I have just installed a fluval u3 it as 3 setting a top output for maximum circulation and oxygen b spray bar a gentle flow for a planted tank c bottom output for deep water agition and maximum circulation also running trickle filter for a month need some advice


----------



## NaomiM

Hi and welcome.

Sorry, I'm not sure I understand the question? Are you asking for advice on which setting to use? Or is this a new tank and you're asking about cycling before adding fish?


----------



## Shirliegower71

NaomiM said:


> Hi and welcome.
> 
> Sorry, I'm not sure I understand the question? Are you asking for advice on which setting to use? Or is this a new tank and you're asking about cycling before adding fish?


----------



## Shirliegower71

Sorry I was asking what settings to use .i have a 127 litre tank .the trickle filter makes to much noise so I was advised to buy u3 filter to put in the tank and was told to run the u3 and trickle filter together for around a month .so I was asking what settings the u3 has to go on thanks


----------



## NaomiM

OK I see. It depends on your setup. What fish do you have? And do you have any plants?


----------



## Shirliegower71

I have 7 plants 40 small fish.
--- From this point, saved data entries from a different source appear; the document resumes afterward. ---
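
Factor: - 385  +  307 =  - 2^1*3^1*13^1 = - 78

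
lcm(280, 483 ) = 19320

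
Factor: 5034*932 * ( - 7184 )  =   - 2^7*3^1*233^1*449^1*839^1 = - 33705086592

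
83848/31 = 2704  +  24/31  =  2704.77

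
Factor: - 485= -5^1*97^1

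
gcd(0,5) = 5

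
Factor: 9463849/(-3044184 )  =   - 2^( -3) * 3^( - 1 )*11^( - 1)*13^( - 1)*17^1 * 887^( - 1) * 556697^1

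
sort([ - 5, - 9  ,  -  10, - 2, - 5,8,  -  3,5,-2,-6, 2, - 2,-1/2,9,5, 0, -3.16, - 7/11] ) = [ - 10,  -  9,-6, - 5,-5,-3.16,- 3, - 2,  -  2, - 2,  -  7/11, - 1/2,0, 2,5,5,8,9]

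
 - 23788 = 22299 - 46087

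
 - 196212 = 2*( - 98106 ) 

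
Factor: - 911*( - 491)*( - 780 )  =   - 348894780 = -2^2*3^1*5^1*13^1*491^1 * 911^1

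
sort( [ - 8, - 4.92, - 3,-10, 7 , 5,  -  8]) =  [ - 10, - 8, - 8, - 4.92, - 3, 5,7] 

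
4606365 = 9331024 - 4724659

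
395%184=27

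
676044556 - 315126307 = 360918249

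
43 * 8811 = 378873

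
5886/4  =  1471 + 1/2 = 1471.50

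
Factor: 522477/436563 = 19^(  -  1)*23^ (-1)*523^1 =523/437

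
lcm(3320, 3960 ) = 328680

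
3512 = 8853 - 5341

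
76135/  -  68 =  - 1120 + 25/68=- 1119.63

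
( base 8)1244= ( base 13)400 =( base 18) 21a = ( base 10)676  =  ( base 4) 22210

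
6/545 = 6/545 = 0.01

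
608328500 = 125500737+482827763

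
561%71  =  64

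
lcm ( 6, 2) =6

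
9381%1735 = 706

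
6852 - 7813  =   - 961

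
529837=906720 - 376883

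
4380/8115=292/541 = 0.54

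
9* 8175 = 73575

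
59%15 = 14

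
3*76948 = 230844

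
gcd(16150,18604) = 2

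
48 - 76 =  - 28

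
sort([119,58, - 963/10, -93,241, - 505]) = [  -  505 , - 963/10, - 93, 58,119, 241]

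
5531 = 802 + 4729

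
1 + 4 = 5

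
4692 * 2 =9384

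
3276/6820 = 819/1705 = 0.48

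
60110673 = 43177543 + 16933130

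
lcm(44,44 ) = 44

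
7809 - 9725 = - 1916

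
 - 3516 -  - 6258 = 2742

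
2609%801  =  206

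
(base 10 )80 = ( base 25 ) 35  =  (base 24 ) 38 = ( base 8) 120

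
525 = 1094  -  569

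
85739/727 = 85739/727 = 117.94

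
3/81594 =1/27198 = 0.00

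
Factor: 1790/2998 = 5^1*179^1*1499^ ( - 1)=895/1499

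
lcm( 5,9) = 45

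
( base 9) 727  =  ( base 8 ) 1120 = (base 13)367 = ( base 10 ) 592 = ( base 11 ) 499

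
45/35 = 9/7 = 1.29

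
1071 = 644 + 427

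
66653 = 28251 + 38402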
Neons. Tetras.x ray Tetras .harlequin Tetras. Cherry barbs .glass fish .dwarf rasboras. Danios male and female betta.2 snails and one bamboo shrimp


----------



## NaomiM

Hmm. Bettas won't like too much agitation on the surface. I've not kept bamboo shrimp but I think they like quite a strong flow but muffled by a sponge filter. Might be best to go for the underwater option but with a sponge on the output. A bit of underwater movement is good for the plants and can help prevent algae growth, but the plants won't like an overly strong direct flow on them. There should be some surface movement for oxygenation.

Incidentally, it's not advised to keep male and female betta together. I'd recommend getting the male his own tank - around 30L is ideal.


----------